Sunday, October 24, 2010

Speaker's Corner on a sunny day

This afternoon we headed down to Speaker's Corner - working our way down the London check-list we drew up - and were surprised to find glorious weather waiting for us in Hyde Park.  It was hard, to be frank, to listen to the orators when the sun was shining, footballers and frolicking children were enjoying the green open spaces, and deck chairs were waiting out beneath the white fluffy clouds.

But we tried - Speaker's Corner, after all, is a grand statement on the importance of free speech, and what good is free speech if nobody is listening?  So we can report that there were, of course, proselytizers from all three religions of the book (I had never seen a Jewish street proselytizer before - I thought Judaism wasn't quite so expansionary - but hey, what do I know), as well as an impassioned atheist, loudly mocking the Bible's math (crucified on Friday, rose on Sunday, how is that three days and nights? ha, ha! he said) and a fervent nationalist belittling her hacklers (you are all just foreigners, why don't you go back where you belong)

but the sun was shining on the green grass so we went and sat in striped deckchairs and looked for shapes in the clouds.  Freedom of Speech was buzzing behind us - boisterous but not violent - while a toddler chased pigeons and rollerbladers circled the trails.
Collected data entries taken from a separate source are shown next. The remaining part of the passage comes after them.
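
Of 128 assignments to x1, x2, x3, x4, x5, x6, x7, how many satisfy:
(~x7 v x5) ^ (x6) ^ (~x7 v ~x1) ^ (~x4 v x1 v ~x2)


CNF with 4 clauses over 7 vars (128 assignments).
An assignment satisfies CNF iff every clause has >=1 true literal.
Check each row (bits = x1,x2,x3,x4,x5,x6,x7; clause T/F shown):
  row 0 [0000000]: clauses=TFTT -> 0
  row 1 [0000001]: clauses=FFTT -> 0
  row 2 [0000010]: clauses=TTTT -> 1
  row 3 [0000011]: clauses=FTTT -> 0
  row 4 [0000100]: clauses=TFTT -> 0
  (every remaining row is evaluated the same way; all 128 results are listed next)
Full result column, 8 rows per line (x1,x2,x3,x4 fixed per line; x5,x6,x7 runs 000..111 left to right):
  rows 0-7 [x1,x2,x3,x4=0000]: 00100011  (ones: 3)
  rows 8-15 [x1,x2,x3,x4=0001]: 00100011  (ones: 3)
  rows 16-23 [x1,x2,x3,x4=0010]: 00100011  (ones: 3)
  rows 24-31 [x1,x2,x3,x4=0011]: 00100011  (ones: 3)
  rows 32-39 [x1,x2,x3,x4=0100]: 00100011  (ones: 3)
  rows 40-47 [x1,x2,x3,x4=0101]: 00000000  (ones: 0)
  rows 48-55 [x1,x2,x3,x4=0110]: 00100011  (ones: 3)
  rows 56-63 [x1,x2,x3,x4=0111]: 00000000  (ones: 0)
  rows 64-71 [x1,x2,x3,x4=1000]: 00100010  (ones: 2)
  rows 72-79 [x1,x2,x3,x4=1001]: 00100010  (ones: 2)
  rows 80-87 [x1,x2,x3,x4=1010]: 00100010  (ones: 2)
  rows 88-95 [x1,x2,x3,x4=1011]: 00100010  (ones: 2)
  rows 96-103 [x1,x2,x3,x4=1100]: 00100010  (ones: 2)
  rows 104-111 [x1,x2,x3,x4=1101]: 00100010  (ones: 2)
  rows 112-119 [x1,x2,x3,x4=1110]: 00100010  (ones: 2)
  rows 120-127 [x1,x2,x3,x4=1111]: 00100010  (ones: 2)
Satisfying assignments = 3+3+3+3+3+0+3+0+2+2+2+2+2+2+2+2 = 34

34


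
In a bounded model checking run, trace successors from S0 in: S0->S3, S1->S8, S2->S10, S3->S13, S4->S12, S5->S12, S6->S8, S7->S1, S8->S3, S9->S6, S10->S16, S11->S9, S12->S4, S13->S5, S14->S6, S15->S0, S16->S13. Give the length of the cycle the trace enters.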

How do you think you can come here and be British - you don't belong here!  and how can you leave your own people in your own country, leave them there all by themselves --  she was white-haired and slightly trembling, eyes intimidated by the crowd but voice strong.

Are you born again?  [No...]  Well, what's your problem?  (and old man, and his listeners shying away from him) I'm serious, what's your problem?  You - do you know the Lord Jesus Christ?


but there's no MONEY back there, a skinny, brown-skinned man shouted up at her.

that's two days, tops - two nights, not three - (the biggest crowd by far, for this charismatic man in a winter hat) so, what, can God not count?  (loud laughter)


And you are only allowed in here temporarily, you won't be staying here forever, because that's not the way of things - things can't stay like this - even on her stepstool she's barely taller than her audience-

what I don't understand (an American accent, in a sequined jacket) is why we're here talking about details - why you're going on about three days, two days, three nights, two nights - when what we should be doing is arguing, discussing, putting our opinions out, celebrating that we disagree and learning to live side by side-

But I like it here!  I'm comfortable here!  I'm not going anywhere - I'm staying here forever! (loud laughter)

Are you going to listen to me?  Are you?  (painfully polite tone of voice from this man the charismatic atheist calls 'Minister') Or are you just going to talk - I'm telling you, this "three days" thing, you must understand that the Bible is metaphor, is allegory, is parable...

As the afternoon crept on, the clouds got a little darker, the wind a little colder - it would rain soon, but not before we were safely within the walls of the Oxford St department stores.  The voices stayed surprisingly strong.

"It feels so safe here," William mused.  "Did you notice how the maintenance vehicle slowed down when it got near all the children?"  Like clockwork, a man came by to politely request payment for the chairs.  People were eating picnics, playing with their babies.

There was murmuring behind us, and a cluster of synchronized motion.  Men across the park laid out prayer mats on the grass or gathered on the bare asphalt, kneeling down for salat al-asr, the evening prayers.

Go back to where you came from, shouting the white-haired woman, still going strong, and her audience replied in a loud voice: NO!

Angela Merkel has declared multiculturalism to be dead, but the prayers in Hyde Park continued unabated and undisturbed, groups of men facing Qibla- reciting, Allahu Akbar- bowing, prostration, and again.  The soapboxers and the hecklers didn't pause for a moment.

The atheist had changed his tactic, preaching now on the unjustly low salaries of police officers and teachers, this time to no rebuttals.  We walked by, the wind a little too chilly, now, as he talked of cuts and government responsibility, and we left the public park, walked past public art and under public monuments, back into the British public space where debate is, while legal, considered rather uncouth.  And maybe I'd have some thoughts about that but I've put off my homework long enough.